A Meander on the River Finn
The Old Stage
At the Old age stage the river is usually at it’s widest. The land is also at its flattest. This means that the river has to work very hard to make its way to the sea. The main agent at work now is Deposition.
Ox-Bow lakes are Horse-Shoe shaped lakes which are found near the end of a rivers course (Old Age Stage). During times of flooding there will be an increase in the speed and volume of a river. Therefore when a river comes to a tight meander that it cannot go around it simply bursts its banks and cuts through the bend. The water which flows around the bend will now be flowing slowly and so deposition will take place. Over time the meander will become cut off from the main river because of deposition. The cut off meander is then called an Ox-Bow lake.
EXAMPLE: River Moy, near Foxford, Co.Mayo.
Floodplains are almost flat plains of land which lie at the sides of rivers that are in their old stage. During times of heavy rain the river may rise until it breaks its banks and floods the surrounding flat land. When the floods eventually subside, thin layers of Alluvium are deposited on the land. When the river has flooded many times the layers build up into a thick fertile covering over the floodplain.
The River Finn flooding at Dreenan, Ballybofey
Levees are long narrow ridges of Alluvium which are found along the banks of many old rivers. They are formed as a result of flooding. Each time the river floods it will carry its load out to the floodplain as it has a great deal of energy. However, when the flood subsides it does not have the energy to carry the load back into the channel and so deposits it. After numerous floodings these deposits build up to form Levees.
EXAMPLE: The old age stage of the River Finn outside Ballybofey.
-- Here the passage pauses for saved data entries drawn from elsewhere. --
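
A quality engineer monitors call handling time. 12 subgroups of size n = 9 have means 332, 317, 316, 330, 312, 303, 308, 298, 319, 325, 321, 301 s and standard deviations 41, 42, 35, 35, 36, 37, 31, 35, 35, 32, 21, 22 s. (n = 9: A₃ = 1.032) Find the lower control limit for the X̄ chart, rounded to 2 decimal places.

280.59

X̄̄ = (332 + 317 + 316 + 330 + 312 + 303 + 308 + 298 + 319 + 325 + 321 + 301) / 12 = 315.1667
s̄ = (41 + 42 + 35 + 35 + 36 + 37 + 31 + 35 + 35 + 32 + 21 + 22) / 12 = 33.5000
LCL = X̄̄ − A₃·s̄ = 315.1667 − 1.032 × 33.5000 = 280.5947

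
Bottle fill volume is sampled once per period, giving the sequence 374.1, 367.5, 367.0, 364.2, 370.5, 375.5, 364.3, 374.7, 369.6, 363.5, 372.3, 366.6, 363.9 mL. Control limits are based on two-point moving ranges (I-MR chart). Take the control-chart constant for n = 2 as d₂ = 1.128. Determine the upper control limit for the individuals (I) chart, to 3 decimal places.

X̄ = (374.1 + 367.5 + 367.0 + 364.2 + 370.5 + 375.5 + 364.3 + 374.7 + 369.6 + 363.5 + 372.3 + 366.6 + 363.9) / 13 = 368.7462
Moving ranges: 6.6, 0.5, 2.8, 6.3, 5.0, 11.2, 10.4, 5.1, 6.1, 8.8, 5.7, 2.7; M̄R̄ = 71.2000 / 12 = 5.9333
UCL = X̄ + 3·M̄R̄/d₂ = 368.7462 + 3 × 5.9333 / 1.128 = 384.5263

384.526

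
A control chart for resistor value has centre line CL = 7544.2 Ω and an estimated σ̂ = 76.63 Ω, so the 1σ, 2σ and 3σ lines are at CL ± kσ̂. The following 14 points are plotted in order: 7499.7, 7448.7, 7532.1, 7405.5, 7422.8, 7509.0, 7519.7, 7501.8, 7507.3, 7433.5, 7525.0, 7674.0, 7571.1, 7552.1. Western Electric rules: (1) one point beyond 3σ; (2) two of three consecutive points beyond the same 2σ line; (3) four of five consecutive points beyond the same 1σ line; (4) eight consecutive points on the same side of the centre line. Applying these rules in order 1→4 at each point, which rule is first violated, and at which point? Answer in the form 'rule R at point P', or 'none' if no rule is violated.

Zone of each point (C = within 1σ̂, B = 1σ̂–2σ̂, A = 2σ̂–3σ̂, * = beyond 3σ̂; sign = side of CL): 1:-C, 2:-B, 3:-C, 4:-B, 5:-B, 6:-C, 7:-C, 8:-C, 9:-C, 10:-B, 11:-C, 12:+B, 13:+C, 14:+C
Rule 4 (eight consecutive points on the same side of the centre line) is satisfied at point 8.

rule 4 at point 8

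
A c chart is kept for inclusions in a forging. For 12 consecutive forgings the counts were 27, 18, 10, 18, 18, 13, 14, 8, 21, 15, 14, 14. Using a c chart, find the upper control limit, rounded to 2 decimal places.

27.77

c̄ = (27 + 18 + 10 + 18 + 18 + 13 + 14 + 8 + 21 + 15 + 14 + 14) / 12 = 190 / 12 = 15.8333
UCL = c̄ + 3√c̄ = 15.8333 + 3 × √15.8333 = 15.8333 + 3 × 3.9791 = 27.7707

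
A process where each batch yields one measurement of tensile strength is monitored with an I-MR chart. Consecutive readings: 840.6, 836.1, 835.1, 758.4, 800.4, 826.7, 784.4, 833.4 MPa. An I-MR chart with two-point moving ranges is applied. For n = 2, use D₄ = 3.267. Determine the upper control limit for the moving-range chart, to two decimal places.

112.85

Moving ranges: 4.5, 1.0, 76.7, 42.0, 26.3, 42.3, 49.0; M̄R̄ = 241.8000 / 7 = 34.5429
UCL_MR = D₄·M̄R̄ = 3.267 × 34.5429 = 112.8515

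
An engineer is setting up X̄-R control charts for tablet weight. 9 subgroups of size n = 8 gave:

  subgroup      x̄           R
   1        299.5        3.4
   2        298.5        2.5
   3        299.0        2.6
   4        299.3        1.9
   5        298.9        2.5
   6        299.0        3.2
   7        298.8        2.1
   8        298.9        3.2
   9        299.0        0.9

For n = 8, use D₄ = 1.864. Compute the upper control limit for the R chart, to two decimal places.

R̄ = (3.4 + 2.5 + 2.6 + 1.9 + 2.5 + 3.2 + 2.1 + 3.2 + 0.9) / 9 = 22.3000 / 9 = 2.4778
UCL_R = D₄·R̄ = 1.864 × 2.4778 = 4.6186

4.62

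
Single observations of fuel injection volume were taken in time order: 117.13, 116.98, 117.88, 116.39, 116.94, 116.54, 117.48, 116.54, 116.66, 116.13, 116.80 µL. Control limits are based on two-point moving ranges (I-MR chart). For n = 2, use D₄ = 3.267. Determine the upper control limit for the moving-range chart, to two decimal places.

2.19

Moving ranges: 0.15, 0.90, 1.49, 0.55, 0.40, 0.94, 0.94, 0.12, 0.53, 0.67; M̄R̄ = 6.6900 / 10 = 0.6690
UCL_MR = D₄·M̄R̄ = 3.267 × 0.6690 = 2.1856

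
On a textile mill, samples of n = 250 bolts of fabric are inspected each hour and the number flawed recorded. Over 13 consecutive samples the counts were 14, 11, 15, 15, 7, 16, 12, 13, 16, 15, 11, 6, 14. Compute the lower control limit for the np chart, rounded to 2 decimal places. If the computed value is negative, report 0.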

A Delta is a triangular area of land which has been formed by a river depositing its load as it enters the sea or a lake. A delta will only form if a river has been carrying a large load of Alluvium and the alluvium is being dropped off at a faster rate than the tides/currents can carry it away.
The streams that a river divides up into to make its way around the deposited material are called Distributaries.
EXAMPLE: The Mouth of the River Nile, Egypt.
Uses and Advantages of Rivers
- Dams may be built on rivers to produce Hydro-Electric Power HEP ( A cheap, renewable source of electricity
- Leisure/Sport/Recreation……… Fishing, Canoeing, cruising. Fishing attracts tourists, freshwater cruising on the Shannon.
- Irrigation (Artificial watering of crops) eg: Plain of Lombardy, Italy. Very important for agriculture. River Po and its tributaries used to water crops.
- Scenic Attraction.
- Boundaries between Countries and Counties.
- Provides Fertile land
- Flooding – Damage to property, land, animals and homes. Valuable crops destroyed, Loss of Life, Famine or food shortage.
- Carry pollutants. From factories and farmland which can harm livestock fish and other animals.
- Carry diseases. Helps to spread deadly diseases in Third World countries.
Dam building in Ireland
Hydro-Electric power stations which use rushing water to generate electricity have been built on the rivers throughout Ireland. As part of the schemes a dam is built across the river valley. Behind the dam, trapped water rises to form an artificial lake.
- They enable Hydro-Electric Power to be generated.
- Artificial Lakes can be used as reservoirs for Urban water supplies.
- Artificial Lakes can be used for Fishing and other water sports.
- Artificial Lakes flood settlements and valuable farmland.
- The survival of Salmon and other river creatures may be threatened.
- It is difficult and expensive to dam a river.
Cathleen’s Falls H.E.P. station in Ballyshannon.